I will need to present the statistical relationships between the refugee settlements that are and are not detected in my target population dataset. Because I’m also seeking to understand why these settlements are excluded in the classification, I will need to connect the spatial relationships that I find with the classification methods that GHSL uses. This will be a more verbal description, but I plan to make maps to illustrate these spatial relationships and characteristics.

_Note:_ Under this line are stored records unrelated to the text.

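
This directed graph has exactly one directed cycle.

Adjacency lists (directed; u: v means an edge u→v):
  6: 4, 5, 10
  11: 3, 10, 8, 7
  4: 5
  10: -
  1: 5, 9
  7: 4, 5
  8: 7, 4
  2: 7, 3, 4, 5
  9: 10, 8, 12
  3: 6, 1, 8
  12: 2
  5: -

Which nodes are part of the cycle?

DFS with gray/black marking from 3:
3 gray
  6 gray
    4 gray
      5 gray
      5 black
    4 black
    6→5: 5 black — skip
    10 gray
    10 black
  6 black
  1 gray
    1→5: 5 black — skip
    9 gray
      9→10: 10 black — skip
      8 gray
        7 gray
          7→4: 4 black — skip
          7→5: 5 black — skip
        7 black
        8→4: 4 black — skip
      8 black
      12 gray
        2 gray
          2→7: 7 black — skip
          2→3: 3 is gray → back edge
Back edge closes the cycle 3 → 1 → 9 → 12 → 2 → 3; its vertices are {1, 2, 3, 9, 12}.

1, 2, 3, 9, 12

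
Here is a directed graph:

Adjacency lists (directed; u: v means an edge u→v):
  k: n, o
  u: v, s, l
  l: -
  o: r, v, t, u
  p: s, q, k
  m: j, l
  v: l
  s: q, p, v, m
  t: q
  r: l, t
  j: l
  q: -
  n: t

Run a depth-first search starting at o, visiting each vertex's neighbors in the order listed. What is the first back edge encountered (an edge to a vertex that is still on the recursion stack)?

p→s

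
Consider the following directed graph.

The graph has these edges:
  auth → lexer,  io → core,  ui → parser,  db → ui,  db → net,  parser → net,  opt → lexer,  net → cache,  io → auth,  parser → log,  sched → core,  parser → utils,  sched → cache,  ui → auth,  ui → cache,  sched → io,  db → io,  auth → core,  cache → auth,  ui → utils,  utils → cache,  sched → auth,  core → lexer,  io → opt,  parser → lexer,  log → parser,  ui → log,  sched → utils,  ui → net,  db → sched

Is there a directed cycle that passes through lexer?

lexer lies on a cycle iff there is a path from lexer back to itself.
Exploring from lexer, it never reaches itself; equivalently, its strongly connected component is a singleton.

No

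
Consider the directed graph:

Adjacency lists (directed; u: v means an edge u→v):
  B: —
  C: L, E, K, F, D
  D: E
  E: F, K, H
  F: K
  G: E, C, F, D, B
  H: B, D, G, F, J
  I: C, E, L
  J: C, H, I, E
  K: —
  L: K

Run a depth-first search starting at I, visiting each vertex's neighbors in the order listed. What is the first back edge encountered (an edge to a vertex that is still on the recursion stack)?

D→E

DFS from I (visiting each vertex's neighbors in the order listed); mark gray on enter, black on exit:
I gray
  C gray
    L gray
      K gray
      K black
    L black
    E gray
      F gray
        F→K: K black — skip
      F black
      E→K: K black — skip
      H gray
        B gray
        B black
        D gray
          D→E: E is gray → back edge
First back edge: D → E.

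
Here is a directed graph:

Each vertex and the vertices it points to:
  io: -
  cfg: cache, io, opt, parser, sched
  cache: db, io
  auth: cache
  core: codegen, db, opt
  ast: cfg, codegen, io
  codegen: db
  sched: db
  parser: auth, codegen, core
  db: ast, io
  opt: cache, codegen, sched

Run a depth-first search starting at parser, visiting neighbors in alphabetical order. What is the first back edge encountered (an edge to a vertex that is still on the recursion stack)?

cfg→cache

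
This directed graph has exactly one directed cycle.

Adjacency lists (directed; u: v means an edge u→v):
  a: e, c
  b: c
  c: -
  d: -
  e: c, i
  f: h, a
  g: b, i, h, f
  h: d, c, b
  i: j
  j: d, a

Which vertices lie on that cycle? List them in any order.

DFS with gray/black marking from i:
i gray
  j gray
    d gray
    d black
    a gray
      e gray
        c gray
        c black
        e→i: i is gray → back edge
Back edge closes the cycle i → j → a → e → i; its vertices are {a, e, i, j}.

a, e, i, j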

These relationships and characteristics include settlement size, border complexity, proximity to roads, and spectral signature.

Significance:

This project addresses the exclusion of settlements and populations within various global datasets. This has a greater relevance given that so much derived data relies on this, whether for distributing aid and resources, analyzing displacement, or understanding human migration. By understanding what factors contribute to the inclusion or exclusion includes settlements in these datasets, more users can understand the limitations of what is possible to detect and where the gaps in population detection is more likely to occur.

Level of preparation:

I have substantial experience with ArcInfo products. I’ve been using ArcGIS Pro for over a year now, and prior to that I spent 2 years working with ArcMap daily in a professional capacity, took three classes that exclusively taught in the ArcDesktop interface, and employed ArcInfo for projects in multiple other classes. My image processing skills are also extensive, ranging from two classes using ENVI Classic, a GIS internship that included georeferencing satellite imagery, and most recently a class and outside research using Google Earth Engine. My experience with R is limited to a summer research project in 2016. I have some basic programming in GIS skills (very limited ArcPy use but recent and frequent ModelBuilder use) and will be learning more throughout this term as a participant in Robert Kennedy’s GIS Programming class.